Конечно, с Люсей Кинжаловой он продолжал встречаться, но это было сопряжено с немалыми трудностями, и нервы Марата стали пошаливать. Надо знать упрямство его чегемских родственников, а с другой стороны, самолюбивость Марата. Марат терялся в догадках, стараясь узнать степень полномочий этих двух деревенских верзил. То ли они должны просто препятствовать их встречам, то ли, увидев Марата с Люсей, они должны молча сунуть ее в мешок, увезти куда-нибудь в горы и выпустить ее там, как кошку, от которой хотят избавиться.
Именно находясь в состоянии этих мрачных раздумий, он во время одного из вечерних застолий с лилипутами задал, в сущности, невинный, но показавшийся всем бестактным вопрос.
– Слушайте, – спросил Марат, – а лилипуты голосуют?

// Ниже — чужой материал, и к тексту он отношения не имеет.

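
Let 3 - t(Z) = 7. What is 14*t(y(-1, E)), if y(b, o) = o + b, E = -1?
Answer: -56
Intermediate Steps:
y(b, o) = b + o
t(Z) = -4 (t(Z) = 3 - 1*7 = 3 - 7 = -4)
14*t(y(-1, E)) = 14*(-4) = -56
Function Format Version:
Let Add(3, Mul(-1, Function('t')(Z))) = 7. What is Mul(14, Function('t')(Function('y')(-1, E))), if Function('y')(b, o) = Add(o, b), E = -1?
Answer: -56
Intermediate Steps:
Function('y')(b, o) = Add(b, o)
Function('t')(Z) = -4 (Function('t')(Z) = Add(3, Mul(-1, 7)) = Add(3, -7) = -4)
Mul(14, Function('t')(Function('y')(-1, E))) = Mul(14, -4) = -56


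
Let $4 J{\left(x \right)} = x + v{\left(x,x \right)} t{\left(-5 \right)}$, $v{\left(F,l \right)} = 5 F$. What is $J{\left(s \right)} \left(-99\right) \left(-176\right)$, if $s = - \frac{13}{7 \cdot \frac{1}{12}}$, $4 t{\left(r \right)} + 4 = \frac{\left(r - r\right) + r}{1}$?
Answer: $\frac{6965244}{7} \approx 9.9504 \cdot 10^{5}$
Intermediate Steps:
$t{\left(r \right)} = -1 + \frac{r}{4}$ ($t{\left(r \right)} = -1 + \frac{\left(\left(r - r\right) + r\right) 1^{-1}}{4} = -1 + \frac{\left(0 + r\right) 1}{4} = -1 + \frac{r 1}{4} = -1 + \frac{r}{4}$)
$s = - \frac{156}{7}$ ($s = - \frac{13}{7 \cdot \frac{1}{12}} = - \frac{13}{\frac{7}{12}} = \left(-13\right) \frac{12}{7} = - \frac{156}{7} \approx -22.286$)
$J{\left(x \right)} = - \frac{41 x}{16}$ ($J{\left(x \right)} = \frac{x + 5 x \left(-1 + \frac{1}{4} \left(-5\right)\right)}{4} = \frac{x + 5 x \left(-1 - \frac{5}{4}\right)}{4} = \frac{x + 5 x \left(- \frac{9}{4}\right)}{4} = \frac{x - \frac{45 x}{4}}{4} = \frac{\left(- \frac{41}{4}\right) x}{4} = - \frac{41 x}{16}$)
$J{\left(s \right)} \left(-99\right) \left(-176\right) = \left(- \frac{41}{16}\right) \left(- \frac{156}{7}\right) \left(-99\right) \left(-176\right) = \frac{1599}{28} \left(-99\right) \left(-176\right) = \left(- \frac{158301}{28}\right) \left(-176\right) = \frac{6965244}{7}$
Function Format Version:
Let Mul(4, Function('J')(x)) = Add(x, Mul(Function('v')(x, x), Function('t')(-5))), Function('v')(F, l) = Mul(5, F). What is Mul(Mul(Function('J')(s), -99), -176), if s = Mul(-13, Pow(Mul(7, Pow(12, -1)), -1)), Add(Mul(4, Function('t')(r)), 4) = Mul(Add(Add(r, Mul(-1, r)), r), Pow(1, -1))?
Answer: Rational(6965244, 7) ≈ 9.9504e+5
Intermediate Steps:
Function('t')(r) = Add(-1, Mul(Rational(1, 4), r)) (Function('t')(r) = Add(-1, Mul(Rational(1, 4), Mul(Add(Add(r, Mul(-1, r)), r), Pow(1, -1)))) = Add(-1, Mul(Rational(1, 4), Mul(Add(0, r), 1))) = Add(-1, Mul(Rational(1, 4), Mul(r, 1))) = Add(-1, Mul(Rational(1, 4), r)))
s = Rational(-156, 7) (s = Mul(-13, Pow(Mul(7, Rational(1, 12)), -1)) = Mul(-13, Pow(Rational(7, 12), -1)) = Mul(-13, Rational(12, 7)) = Rational(-156, 7) ≈ -22.286)
Function('J')(x) = Mul(Rational(-41, 16), x) (Function('J')(x) = Mul(Rational(1, 4), Add(x, Mul(Mul(5, x), Add(-1, Mul(Rational(1, 4), -5))))) = Mul(Rational(1, 4), Add(x, Mul(Mul(5, x), Add(-1, Rational(-5, 4))))) = Mul(Rational(1, 4), Add(x, Mul(Mul(5, x), Rational(-9, 4)))) = Mul(Rational(1, 4), Add(x, Mul(Rational(-45, 4), x))) = Mul(Rational(1, 4), Mul(Rational(-41, 4), x)) = Mul(Rational(-41, 16), x))
Mul(Mul(Function('J')(s), -99), -176) = Mul(Mul(Mul(Rational(-41, 16), Rational(-156, 7)), -99), -176) = Mul(Mul(Rational(1599, 28), -99), -176) = Mul(Rational(-158301, 28), -176) = Rational(6965244, 7)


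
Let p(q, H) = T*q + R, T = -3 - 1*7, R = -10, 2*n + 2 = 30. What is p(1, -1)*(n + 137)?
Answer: -3020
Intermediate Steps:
n = 14 (n = -1 + (1/2)*30 = -1 + 15 = 14)
T = -10 (T = -3 - 7 = -10)
p(q, H) = -10 - 10*q (p(q, H) = -10*q - 10 = -10 - 10*q)
p(1, -1)*(n + 137) = (-10 - 10*1)*(14 + 137) = (-10 - 10)*151 = -20*151 = -3020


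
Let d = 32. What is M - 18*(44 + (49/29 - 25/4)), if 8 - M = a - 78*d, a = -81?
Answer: 108755/58 ≈ 1875.1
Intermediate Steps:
M = 2585 (M = 8 - (-81 - 78*32) = 8 - (-81 - 2496) = 8 - 1*(-2577) = 8 + 2577 = 2585)
M - 18*(44 + (49/29 - 25/4)) = 2585 - 18*(44 + (49/29 - 25/4)) = 2585 - 18*(44 - 529/116) = 2585 - 18*4575/116 = 2585 - 1*41175/58 = 2585 - 41175/58 = 108755/58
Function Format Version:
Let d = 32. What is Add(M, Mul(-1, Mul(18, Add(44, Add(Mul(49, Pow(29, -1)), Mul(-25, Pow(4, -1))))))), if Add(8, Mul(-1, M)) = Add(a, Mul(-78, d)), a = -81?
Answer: Rational(108755, 58) ≈ 1875.1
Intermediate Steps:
M = 2585 (M = Add(8, Mul(-1, Add(-81, Mul(-78, 32)))) = Add(8, Mul(-1, Add(-81, -2496))) = Add(8, Mul(-1, -2577)) = Add(8, 2577) = 2585)
Add(M, Mul(-1, Mul(18, Add(44, Add(Mul(49, Pow(29, -1)), Mul(-25, Pow(4, -1))))))) = Add(2585, Mul(-1, Mul(18, Add(44, Add(Mul(49, Pow(29, -1)), Mul(-25, Pow(4, -1))))))) = Add(2585, Mul(-1, Mul(18, Add(44, Add(Mul(49, Rational(1, 29)), Mul(-25, Rational(1, 4))))))) = Add(2585, Mul(-1, Mul(18, Add(44, Add(Rational(49, 29), Rational(-25, 4)))))) = Add(2585, Mul(-1, Mul(18, Add(44, Rational(-529, 116))))) = Add(2585, Mul(-1, Mul(18, Rational(4575, 116)))) = Add(2585, Mul(-1, Rational(41175, 58))) = Add(2585, Rational(-41175, 58)) = Rational(108755, 58)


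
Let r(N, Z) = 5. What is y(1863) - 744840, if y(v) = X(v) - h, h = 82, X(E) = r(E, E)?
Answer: -744917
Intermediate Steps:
X(E) = 5
y(v) = -77 (y(v) = 5 - 1*82 = 5 - 82 = -77)
y(1863) - 744840 = -77 - 744840 = -744917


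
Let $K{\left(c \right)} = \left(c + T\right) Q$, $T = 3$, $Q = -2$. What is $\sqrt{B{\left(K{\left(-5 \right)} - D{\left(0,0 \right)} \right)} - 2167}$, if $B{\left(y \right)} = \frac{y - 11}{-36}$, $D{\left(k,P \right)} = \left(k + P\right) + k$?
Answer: $\frac{i \sqrt{78005}}{6} \approx 46.549 i$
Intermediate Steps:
$D{\left(k,P \right)} = P + 2 k$ ($D{\left(k,P \right)} = \left(P + k\right) + k = P + 2 k$)
$K{\left(c \right)} = -6 - 2 c$ ($K{\left(c \right)} = \left(c + 3\right) \left(-2\right) = \left(3 + c\right) \left(-2\right) = -6 - 2 c$)
$B{\left(y \right)} = \frac{11}{36} - \frac{y}{36}$ ($B{\left(y \right)} = \left(-11 + y\right) \left(- \frac{1}{36}\right) = \frac{11}{36} - \frac{y}{36}$)
$\sqrt{B{\left(K{\left(-5 \right)} - D{\left(0,0 \right)} \right)} - 2167} = \sqrt{\left(\frac{11}{36} - \frac{\left(-6 - -10\right) - \left(0 + 2 \cdot 0\right)}{36}\right) - 2167} = \sqrt{\left(\frac{11}{36} - \frac{\left(-6 + 10\right) - \left(0 + 0\right)}{36}\right) - 2167} = \sqrt{\left(\frac{11}{36} - \frac{4 - 0}{36}\right) - 2167} = \sqrt{\left(\frac{11}{36} - \frac{4 + 0}{36}\right) - 2167} = \sqrt{\left(\frac{11}{36} - \frac{1}{9}\right) - 2167} = \sqrt{\frac{7}{36} - 2167} = \sqrt{- \frac{78005}{36}} = \frac{i \sqrt{78005}}{6}$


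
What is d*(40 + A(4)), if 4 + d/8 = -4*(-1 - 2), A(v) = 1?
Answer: 2624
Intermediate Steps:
d = 64 (d = -32 + 8*(-4*(-1 - 2)) = -32 + 8*(-4*(-3)) = -32 + 8*12 = -32 + 96 = 64)
d*(40 + A(4)) = 64*(40 + 1) = 64*41 = 2624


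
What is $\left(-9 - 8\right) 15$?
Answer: $-255$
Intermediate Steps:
$\left(-9 - 8\right) 15 = \left(-17\right) 15 = -255$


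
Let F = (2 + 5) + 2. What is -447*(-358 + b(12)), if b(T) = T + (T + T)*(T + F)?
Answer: -70626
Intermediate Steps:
F = 9 (F = 7 + 2 = 9)
b(T) = T + 2*T*(9 + T) (b(T) = T + (T + T)*(T + 9) = T + (2*T)*(9 + T) = T + 2*T*(9 + T))
-447*(-358 + b(12)) = -447*(-358 + 12*(19 + 2*12)) = -447*(-358 + 12*(19 + 24)) = -447*(-358 + 12*43) = -447*(-358 + 516) = -447*158 = -70626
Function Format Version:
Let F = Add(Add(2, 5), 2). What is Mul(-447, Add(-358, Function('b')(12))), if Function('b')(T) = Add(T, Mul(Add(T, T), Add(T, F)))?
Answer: -70626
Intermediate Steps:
F = 9 (F = Add(7, 2) = 9)
Function('b')(T) = Add(T, Mul(2, T, Add(9, T))) (Function('b')(T) = Add(T, Mul(Add(T, T), Add(T, 9))) = Add(T, Mul(Mul(2, T), Add(9, T))) = Add(T, Mul(2, T, Add(9, T))))
Mul(-447, Add(-358, Function('b')(12))) = Mul(-447, Add(-358, Mul(12, Add(19, Mul(2, 12))))) = Mul(-447, Add(-358, Mul(12, Add(19, 24)))) = Mul(-447, Add(-358, Mul(12, 43))) = Mul(-447, Add(-358, 516)) = Mul(-447, 158) = -70626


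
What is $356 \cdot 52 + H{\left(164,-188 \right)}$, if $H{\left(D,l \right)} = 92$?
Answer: $18604$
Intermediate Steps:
$356 \cdot 52 + H{\left(164,-188 \right)} = 356 \cdot 52 + 92 = 18512 + 92 = 18604$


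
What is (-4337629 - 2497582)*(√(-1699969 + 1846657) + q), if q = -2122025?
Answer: 14504488622275 - 109363376*√573 ≈ 1.4502e+13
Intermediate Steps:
(-4337629 - 2497582)*(√(-1699969 + 1846657) + q) = (-4337629 - 2497582)*(√(-1699969 + 1846657) - 2122025) = -6835211*(√146688 - 2122025) = -6835211*(16*√573 - 2122025) = -6835211*(-2122025 + 16*√573) = 14504488622275 - 109363376*√573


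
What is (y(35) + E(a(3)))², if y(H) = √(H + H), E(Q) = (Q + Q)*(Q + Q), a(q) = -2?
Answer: (16 + √70)² ≈ 593.73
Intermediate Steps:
E(Q) = 4*Q² (E(Q) = (2*Q)*(2*Q) = 4*Q²)
y(H) = √2*√H (y(H) = √(2*H) = √2*√H)
(y(35) + E(a(3)))² = (√2*√35 + 4*(-2)²)² = (√70 + 4*4)² = (√70 + 16)² = (16 + √70)²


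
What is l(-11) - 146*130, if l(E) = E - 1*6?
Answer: -18997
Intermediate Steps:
l(E) = -6 + E (l(E) = E - 6 = -6 + E)
l(-11) - 146*130 = (-6 - 11) - 146*130 = -17 - 18980 = -18997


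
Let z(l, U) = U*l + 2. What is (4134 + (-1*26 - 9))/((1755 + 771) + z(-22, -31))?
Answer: 4099/3210 ≈ 1.2769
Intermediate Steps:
z(l, U) = 2 + U*l
(4134 + (-1*26 - 9))/((1755 + 771) + z(-22, -31)) = (4134 + (-1*26 - 9))/((1755 + 771) + (2 - 31*(-22))) = (4134 + (-26 - 9))/(2526 + (2 + 682)) = (4134 - 35)/(2526 + 684) = 4099/3210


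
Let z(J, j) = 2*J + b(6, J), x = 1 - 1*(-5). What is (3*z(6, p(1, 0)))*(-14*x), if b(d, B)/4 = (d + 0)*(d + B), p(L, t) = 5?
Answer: -75600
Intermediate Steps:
x = 6 (x = 1 + 5 = 6)
b(d, B) = 4*d*(B + d) (b(d, B) = 4*((d + 0)*(d + B)) = 4*(d*(B + d)) = 4*d*(B + d))
z(J, j) = 144 + 26*J (z(J, j) = 2*J + 4*6*(J + 6) = 2*J + 4*6*(6 + J) = 2*J + (144 + 24*J) = 144 + 26*J)
(3*z(6, p(1, 0)))*(-14*x) = (3*(144 + 26*6))*(-14*6) = (3*(144 + 156))*(-84) = (3*300)*(-84) = 900*(-84) = -75600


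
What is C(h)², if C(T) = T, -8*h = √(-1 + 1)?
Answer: 0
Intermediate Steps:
h = 0 (h = -√(-1 + 1)/8 = -√0/8 = -⅛*0 = 0)
C(h)² = 0² = 0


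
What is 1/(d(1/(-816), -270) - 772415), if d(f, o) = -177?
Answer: -1/772592 ≈ -1.2943e-6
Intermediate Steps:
1/(d(1/(-816), -270) - 772415) = 1/(-177 - 772415) = 1/(-772592) = -1/772592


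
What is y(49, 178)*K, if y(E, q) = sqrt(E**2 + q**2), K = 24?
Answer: 24*sqrt(34085) ≈ 4430.9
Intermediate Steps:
y(49, 178)*K = sqrt(49**2 + 178**2)*24 = sqrt(2401 + 31684)*24 = sqrt(34085)*24 = 24*sqrt(34085)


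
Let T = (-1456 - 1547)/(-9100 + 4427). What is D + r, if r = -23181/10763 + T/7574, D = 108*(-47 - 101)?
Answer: -869962165839651/54419729918 ≈ -15986.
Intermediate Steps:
T = 3003/4673 (T = -3003/(-4673) = -3003*(-1/4673) = 3003/4673 ≈ 0.64263)
D = -15984 (D = 108*(-148) = -15984)
r = -117202830339/54419729918 (r = -23181/10763 + (3003/4673)/7574 = -23181*1/10763 + (3003/4673)*(1/7574) = -23181/10763 + 429/5056186 = -117202830339/54419729918 ≈ -2.1537)
D + r = -15984 - 117202830339/54419729918 = -869962165839651/54419729918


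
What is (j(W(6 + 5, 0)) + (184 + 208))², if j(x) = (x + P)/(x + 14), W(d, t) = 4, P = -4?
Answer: 153664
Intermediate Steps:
j(x) = (-4 + x)/(14 + x) (j(x) = (x - 4)/(x + 14) = (-4 + x)/(14 + x))
(j(W(6 + 5, 0)) + (184 + 208))² = ((-4 + 4)/(14 + 4) + (184 + 208))² = (0/18 + 392)² = ((1/18)*0 + 392)² = (0 + 392)² = 392² = 153664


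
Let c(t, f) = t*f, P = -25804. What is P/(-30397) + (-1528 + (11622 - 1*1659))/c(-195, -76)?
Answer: 127762795/90096708 ≈ 1.4181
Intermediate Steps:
c(t, f) = f*t
P/(-30397) + (-1528 + (11622 - 1*1659))/c(-195, -76) = -25804/(-30397) + (-1528 + (11622 - 1*1659))/((-76*(-195))) = -25804*(-1/30397) + (-1528 + (11622 - 1659))/14820 = 25804/30397 + (-1528 + 9963)*(1/14820) = 25804/30397 + 8435*(1/14820) = 25804/30397 + 1687/2964 = 127762795/90096708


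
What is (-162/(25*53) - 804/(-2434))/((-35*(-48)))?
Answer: 1997/16125250 ≈ 0.00012384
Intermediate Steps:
(-162/(25*53) - 804/(-2434))/((-35*(-48))) = (-162/1325 - 804*(-1/2434))/1680 = (-162*1/1325 + 402/1217)*(1/1680) = (-162/1325 + 402/1217)*(1/1680) = (335496/1612525)*(1/1680) = 1997/16125250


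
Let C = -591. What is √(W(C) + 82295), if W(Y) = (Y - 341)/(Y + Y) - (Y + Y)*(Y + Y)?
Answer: I*√459244512543/591 ≈ 1146.7*I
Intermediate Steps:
W(Y) = -4*Y² + (-341 + Y)/(2*Y) (W(Y) = (-341 + Y)/((2*Y)) - 2*Y*2*Y = (-341 + Y)*(1/(2*Y)) - 4*Y² = (-341 + Y)/(2*Y) - 4*Y² = -4*Y² + (-341 + Y)/(2*Y))
√(W(C) + 82295) = √((½)*(-341 - 591 - 8*(-591)³)/(-591) + 82295) = √((½)*(-1/591)*(-341 - 591 - 8*(-206425071)) + 82295) = √((½)*(-1/591)*(-341 - 591 + 1651400568) + 82295) = √((½)*(-1/591)*1651399636 + 82295) = √(-825699818/591 + 82295) = √(-777063473/591) = I*√459244512543/591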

Многие до сих пор не могут понять, с чего вдруг Марату пришла в голову эта мысль. Лично я думаю, что он в раздумьях о собственном бесправном положении, вызванном исключительной патриархальностью его деревенских родственников, случайно, не подумав о последствиях, перескочил на окружающих его лилипутов.
Лилипуты сильно обиделись на его вопрос и стали громко удивляться невежеству Марата, потому что, по их словам, всякий нормальный человек знает, что лилипуты такие же полноценные граждане страны, как и все остальные.
– Ты лучше посмотри на свой нос, – оказывается, сказала ему Люся.
– А что мой нос? – тревожно спросил Марат.
– Очень он у тебя большой, – отвечала Люся, – вот ты его и суешь, куда тебя не просят.
– С точки зрения лилипутской, нос у меня, может, и большой, – отвечал Марат, сдерживая гнев, – но с точки зрения интеллигентных женщин Москвы и Ленинграда, у меня, к твоему сведению, римский нос.
Надо сказать, что Марат был весьма нетерпим ко всякого рода критике по отношению к его внешности. Сам он мог подшутить и над своим носом и над своим небольшим ростом. Так, относительно женщины, не в меру привязавшейся к нему, он говорил: «Она решила, что я высокий голубоглазый блондин»… Такого рода шуточки и намеки он вполне допускал, но только когда они исходили от него самого.
Одним словом, застолье начинало сильно портиться, и лилипуты, учитывая, что всех угощал Марат, стали его уговаривать, чтобы он не обижался на Люсю. В конце концов сама Люся Кинжалова признала грубость своего замечания и в доказательство полной сдачи своих позиций поцеловала Марата в нос. И хотя лилипутам удалось спасти застолье, раздражение Марата не проходило, и он, время от времени вспоминая замечание Люси, бормотал: «Ха, мой нос, видите ли, слишком большой…»
После этого вечера отношения Марата с Люсей, может быть, не сразу, но достаточно быстро охладели. Во всяком случае, дубиноподобные верзилы, командированные из деревни, через неделю сняли патруль и уехали к себе в Чегем.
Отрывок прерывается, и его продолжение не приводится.